Professional/Personal relationship with patients

Specialties NP

Published

I work in a hospital and see patients (usually) just a few times when they are inpatient and I have no follow up with these folks after discharge. Occasionally there are those people who you just seem to form a bond or connection with almost instantly.

Over the past week or so I've had one of those situations. Met the patient and his significant other and, for whatever reason, just hit it off from the start. He's going to be DCd this week and I won't be involved in his ongoing care. She (significant other) gave me her phone number and asked me to get in touch with them - if that's appropriate with my job. She did not ask for my personal number, which I found very considerate...just another reason I like these folks.

So the question is, am I crossing some professional or ethical line by striking up a friendship with these people?

Specializes in Emergency & Trauma/Adult ICU.

IMO, yes. I would sincerely wish them well, and suggest that they can send a card to the unit to update us on the patient's progress if they wish, and leave it at that.

Specializes in ER, ortho, tele, PCU, GI.

I think that once the provider/patient relationship is over, there is no reason you can't be friends with them after discharge. Since you said you won't be involved in his care after discharge, this should not be a problem.

I think it depends on the context. I know in psych any kind of personal relationship with a patient is a big no-no, even after the provider/patient relationship is well over.

Unless you are a very small town where everyone knows everyone else, no matter what their job, I would not pursue any kind of personal connection with the patient. It might be difficult, but it's such an iffy area that if you don't have years of experience under your belt, you could cause your career a lot more harm than good.

I can understand why you would be conflicted. I don't see a problem with becoming friends with these people if you will no longer be caring for the pt. however, I wouldn't accept the pt in the future if he was to be re-admitted, and you had become friends with them.

I agree, as long as they are not going to be under your care in the future then it seems fine.

Specializes in Geriatrics, Adult Psych.

Before you make the choice, think carefully: if things get sticky, you can't step backward. If you are asked for "expert advice", how will you handle it? If they friend you on facebook and start commenting on your previous professional relationship, how will you respond? If they neeeeed a caring friend, and you start getting dragged by your nose through the dark corners of their lives, where will you start setting limits? If they suddenly start finding fault with the care they received at your hospital, and/or file a malpractice suit, where will you draw the line? I'm a psych nurse, and I've known a few patient/professional relationships outside the hospital to turn very very sick and nearly ruin careers. Are they worth it?
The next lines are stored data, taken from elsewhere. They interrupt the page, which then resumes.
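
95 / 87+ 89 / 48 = 2.95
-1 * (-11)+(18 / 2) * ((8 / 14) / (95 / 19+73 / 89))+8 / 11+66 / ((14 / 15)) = 1661754 / 19943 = 83.33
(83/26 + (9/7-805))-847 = -299849/182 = -1647.52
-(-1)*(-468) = -468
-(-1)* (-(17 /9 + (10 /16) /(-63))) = -947 /504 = -1.88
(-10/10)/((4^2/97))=-97/16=-6.06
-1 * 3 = -3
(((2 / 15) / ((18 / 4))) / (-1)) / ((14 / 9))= -2 / 105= -0.02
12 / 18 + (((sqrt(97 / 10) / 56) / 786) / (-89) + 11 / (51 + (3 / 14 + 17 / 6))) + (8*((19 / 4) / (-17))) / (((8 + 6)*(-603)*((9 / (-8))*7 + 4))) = 2196859387 / 2524770045- sqrt(970) / 39174240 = 0.87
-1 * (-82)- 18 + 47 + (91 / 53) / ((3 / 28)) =20197 / 159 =127.03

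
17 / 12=1.42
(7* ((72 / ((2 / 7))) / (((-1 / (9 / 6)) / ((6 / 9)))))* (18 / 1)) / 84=-378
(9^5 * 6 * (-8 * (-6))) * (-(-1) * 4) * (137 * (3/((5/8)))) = 223664385024/5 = 44732877004.80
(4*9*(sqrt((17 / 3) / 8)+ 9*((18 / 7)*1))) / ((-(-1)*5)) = 3*sqrt(102) / 5+ 5832 / 35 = 172.69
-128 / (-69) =1.86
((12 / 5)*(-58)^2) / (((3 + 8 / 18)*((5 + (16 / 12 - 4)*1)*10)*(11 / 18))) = 9809424 / 59675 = 164.38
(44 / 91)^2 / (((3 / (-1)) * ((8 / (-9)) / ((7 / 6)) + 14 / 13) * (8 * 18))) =-121 / 70434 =-0.00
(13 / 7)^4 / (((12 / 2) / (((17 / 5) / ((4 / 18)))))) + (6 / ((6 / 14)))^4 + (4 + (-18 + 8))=1845904811 / 48020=38440.33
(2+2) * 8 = 32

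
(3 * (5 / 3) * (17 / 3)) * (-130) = -11050 / 3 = -3683.33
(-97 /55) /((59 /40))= -776 /649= -1.20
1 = 1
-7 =-7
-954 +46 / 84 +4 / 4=-952.45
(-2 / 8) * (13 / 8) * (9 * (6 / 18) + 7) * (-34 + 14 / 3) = 715 / 6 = 119.17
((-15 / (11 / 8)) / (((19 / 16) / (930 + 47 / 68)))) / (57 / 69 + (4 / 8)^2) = -931584640 / 117249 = -7945.35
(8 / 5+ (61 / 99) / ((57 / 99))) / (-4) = -761 / 1140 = -0.67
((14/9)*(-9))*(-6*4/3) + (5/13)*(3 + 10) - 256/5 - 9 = 284/5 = 56.80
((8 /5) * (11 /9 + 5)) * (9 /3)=448 /15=29.87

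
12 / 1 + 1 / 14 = 169 / 14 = 12.07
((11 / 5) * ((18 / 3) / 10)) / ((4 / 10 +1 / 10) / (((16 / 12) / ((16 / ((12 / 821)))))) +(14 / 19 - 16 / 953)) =1195062 / 372298075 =0.00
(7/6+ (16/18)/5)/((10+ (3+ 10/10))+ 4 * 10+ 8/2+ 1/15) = 0.02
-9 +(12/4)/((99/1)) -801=-809.97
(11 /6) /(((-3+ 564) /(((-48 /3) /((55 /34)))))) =-16 /495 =-0.03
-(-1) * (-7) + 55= 48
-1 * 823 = -823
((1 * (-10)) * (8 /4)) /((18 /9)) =-10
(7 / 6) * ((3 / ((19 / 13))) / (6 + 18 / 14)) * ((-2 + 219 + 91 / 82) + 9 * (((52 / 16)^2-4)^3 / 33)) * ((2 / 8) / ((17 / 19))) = 347356835735 / 12812845056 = 27.11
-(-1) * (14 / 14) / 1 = 1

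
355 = 355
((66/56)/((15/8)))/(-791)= -22/27685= -0.00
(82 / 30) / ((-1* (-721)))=41 / 10815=0.00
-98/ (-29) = 98/ 29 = 3.38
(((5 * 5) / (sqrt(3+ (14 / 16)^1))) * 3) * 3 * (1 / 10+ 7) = 3195 * sqrt(62) / 31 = 811.53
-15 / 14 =-1.07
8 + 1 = 9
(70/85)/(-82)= -7/697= -0.01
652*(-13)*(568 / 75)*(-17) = 81844256 / 75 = 1091256.75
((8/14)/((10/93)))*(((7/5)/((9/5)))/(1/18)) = 372/5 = 74.40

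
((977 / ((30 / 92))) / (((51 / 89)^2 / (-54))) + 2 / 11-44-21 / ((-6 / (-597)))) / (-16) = 15731183793 / 508640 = 30927.93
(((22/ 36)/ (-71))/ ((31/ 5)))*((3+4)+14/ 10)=-0.01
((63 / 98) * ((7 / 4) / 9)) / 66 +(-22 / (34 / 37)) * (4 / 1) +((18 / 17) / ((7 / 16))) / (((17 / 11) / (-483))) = -130029215 / 152592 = -852.14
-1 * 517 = -517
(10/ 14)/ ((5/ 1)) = 1/ 7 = 0.14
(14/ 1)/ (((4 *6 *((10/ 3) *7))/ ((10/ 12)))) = 1/ 48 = 0.02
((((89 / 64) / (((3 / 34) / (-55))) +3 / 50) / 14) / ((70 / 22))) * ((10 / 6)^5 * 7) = -572063525 / 326592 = -1751.62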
UPDATE: I'm not proud to admit this, but the main reason I have decided not to keep in touch with these very lovely people after hospital discharge is because one of the extended family members is a malpractice attorney. Sad, but true.

Specializes in FNP, ONP.

It's a very bad idea. Boundaries between personal and professional relationships need to be crystal clear.

Specializes in Gerontology, Case Management, Pediatrics.

I agree with Imarisk2. It's hard to care for patients who become friends. There is always the chance that the relationship offer is not what it seems. Hate to be so cynical, but years of life teach me to be careful. And she gave you an out "if it was appropriate with your job". FYI-It's hard sometimes to care for friends who become patients, too.